By Kerry Phillips
Utah Ski Corner
A very unusual ski season is wrapping up with a month of more unusual weather. The blasts of monster dumps, timed well with snow-making means the season goes and with enough snow to enjoy the ride and plenty of sun to forego the heavy coats and hand warmers. There are a few things that make spring skiing a different kind of fun than can be found the rest of the season.
As temperatures in Utah’s mountains range from 20s to the 50s in a given day in March and April, one difference to watch for is the thaw and freeze that can happen on a daily basis in spring. The terrain is often packed in the morning, feeling firm to downright solid under foot. By mid-day, the surface tends to become more granular, which can cause a jerking effect under skis and boards if they aren’t properly tuned and waxed. A bit of speed and good wax will create a smoother ride over patches of “sticky” snow. Waxing is required more often in warm weather as the conditions strip it off faster. Starting in the afternoon, spring skiing conditions can become a bit slushy near the bottom of runs, but the bumps will just begin hitting their perfect softness. Some riders like a bit of slush, as it is can make it easier to stop than on icy slopes. The trick for consistency is to avoid areas divided by sun and shade and to steer toward the white, drier snow.
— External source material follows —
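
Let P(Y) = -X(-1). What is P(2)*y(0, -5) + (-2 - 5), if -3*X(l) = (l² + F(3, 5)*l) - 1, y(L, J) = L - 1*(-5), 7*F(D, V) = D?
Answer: -54/7 ≈ -7.7143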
Layers are crucial for spring skiing. The mornings can start out as cold as any wintery day, but by the middle of the day it is common to be breaking a good sweat, even while cruising easy on the groomers. A back pack is a great place to store the shed layers as the hills warm up, without having to drop them off while it is still cold, after it already gets sweaty, or without taking a break from the fun. And, even before the sun goes down, the afternoons can get a little brisk in the spring. Ski pants with air vents are definitely a fan favorite this time of year.
A good pair of sunglasses might be all that’s needed on a sunny day, but most skiers still prefer to wear goggles to prevent the wind from drying or even burning their eyes. Check out this month’s Tip of the Ski t the bottom of the newsletter for tips on choosing the best lenses for sunny days.
And, of course… don’t forget the sunscreen!